As the operating room was being prepared, Dr. Sandberg called the boy’s parents.  He explained the procedure and the considerable risks, and he warned Landon’s parents, both pastors at a church in Lufkin, that he couldn’t guarantee a favorable outcome.


“It was so scary to hear, but we appreciated his honesty,” Courtney said. “As we were speeding from Lufkin to Houston, me and my wife, we were just praying and crying. And I was reminded as a father that the Lord gives us children to raise and take care of and to love, but at that moment, I couldn’t do any of that. Only pray for my son.”

Within nine minutes of arriving at the hospital, Landon was on the operating room table, Dr. Sandberg at his side ready to make the first cut.
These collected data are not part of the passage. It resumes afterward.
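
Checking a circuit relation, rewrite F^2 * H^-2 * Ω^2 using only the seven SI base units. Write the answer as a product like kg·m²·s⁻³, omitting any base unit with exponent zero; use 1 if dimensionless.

kg⁻²·m⁻⁴·s⁶·A⁴

F = C/V (capacitance = charge per voltage),
    = A·s/(kg·m²·s⁻³·A⁻¹) (substituting C and V),
    = kg⁻¹·m⁻²·s⁴·A².
So F² = kg⁻²·m⁻⁴·s⁸·A⁴.
H = Wb/A (inductance = flux per current),
    = kg·m²·s⁻²·A⁻².
So H⁻² = kg⁻²·m⁻⁴·s⁴·A⁴.
Ω = V/A (resistance = voltage per current),
    = kg·m²·s⁻³·A⁻².
So Ω² = kg²·m⁴·s⁻⁶·A⁻⁴.
Combining: F²·H⁻²·Ω² = (kg⁻²·m⁻⁴·s⁸·A⁴) · (kg⁻²·m⁻⁴·s⁴·A⁴) · (kg²·m⁴·s⁻⁶·A⁻⁴) = kg⁻²·m⁻⁴·s⁶·A⁴.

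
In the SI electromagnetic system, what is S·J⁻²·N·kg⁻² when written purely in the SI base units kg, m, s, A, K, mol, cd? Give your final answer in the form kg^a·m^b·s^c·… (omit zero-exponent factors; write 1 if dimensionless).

S = kg⁻¹·m⁻²·s³·A².
J = kg·m²·s⁻².
So J⁻² = kg⁻²·m⁻⁴·s⁴.
N = kg·m·s⁻².
Combining: S·J⁻²·N·kg⁻² = (kg⁻¹·m⁻²·s³·A²) · (kg⁻²·m⁻⁴·s⁴) · (kg·m·s⁻²) · kg⁻² = kg⁻⁴·m⁻⁵·s⁵·A².

kg⁻⁴·m⁻⁵·s⁵·A²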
He made a large incision in the shape of a reverse question mark into Landon’s scalp, extending from his ear around his neckline, and removed a large section of bone. Immediately underneath the bone, in the epidural space between his skull and the covering over his brain, Dr. Sandberg found the problem, a massive blood clot shifting the brain considerably.
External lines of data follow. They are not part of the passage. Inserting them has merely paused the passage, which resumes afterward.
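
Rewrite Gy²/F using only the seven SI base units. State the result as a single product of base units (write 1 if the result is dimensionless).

kg·m⁶·s⁻⁸·A⁻²

F = C/V (capacitance = charge per voltage),
    = A·s/(kg·m²·s⁻³·A⁻¹) (substituting C and V),
    = kg⁻¹·m⁻²·s⁴·A².
So F⁻¹ = kg·m²·s⁻⁴·A⁻².
Gy = J/kg (absorbed dose = energy per mass),
    = m²·s⁻².
So Gy² = m⁴·s⁻⁴.
Combining: F⁻¹·Gy² = (kg·m²·s⁻⁴·A⁻²) · (m⁴·s⁻⁴) = kg·m⁶·s⁻⁸·A⁻².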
Traumatic brain injuries like Landon’s are surprisingly more common than most people realize, Dr. Sandberg said, and the emergency brain surgery the boy received is fairly straightforward — remove the clot, stop the bleeding, close the skull. But speed is critical, he said.

“It’s well published that every minute counts for these types of injuries,” he said. “Had he arrived at the hospital just an hour later, or if we had delayed rushing him to the OR, he might have died or never been the same kid again. Instead, he walked out of the hospital and he’s just fine.  As a physician, Landon’s outcome is just so gratifying.  Even though we do this day in and day out, I never cease to be amazed at the teamwork that can enable a child to have life-saving surgery so quickly after they arrive at our hospital.”

Less than an hour after Landon’s parents arrived at the hospital, Dr. Sandberg met with them to share the good news: Their son had survived. Over the next few days, Landon bounced back quickly. Within hours of the operation, his breathing tube and catheter were gone, and he was able to smile and say, “Daddy.”

“That’s when I finally just lost it,” Courtney said.

Within days, Landon was eating and walking on his own. In less than a week, he was discharged and able to return home. Within three months, Landon had completely recovered, jumping on his trampoline and chasing his family around with his Nerf gun.

“I just can’t believe where he’s at today versus the kid I saw in the emergency center in Lufkin,” Courtney said. “I’m just forever grateful to Dr. Sandberg and his team and everyone who moved so quickly because time was truly of the essence.”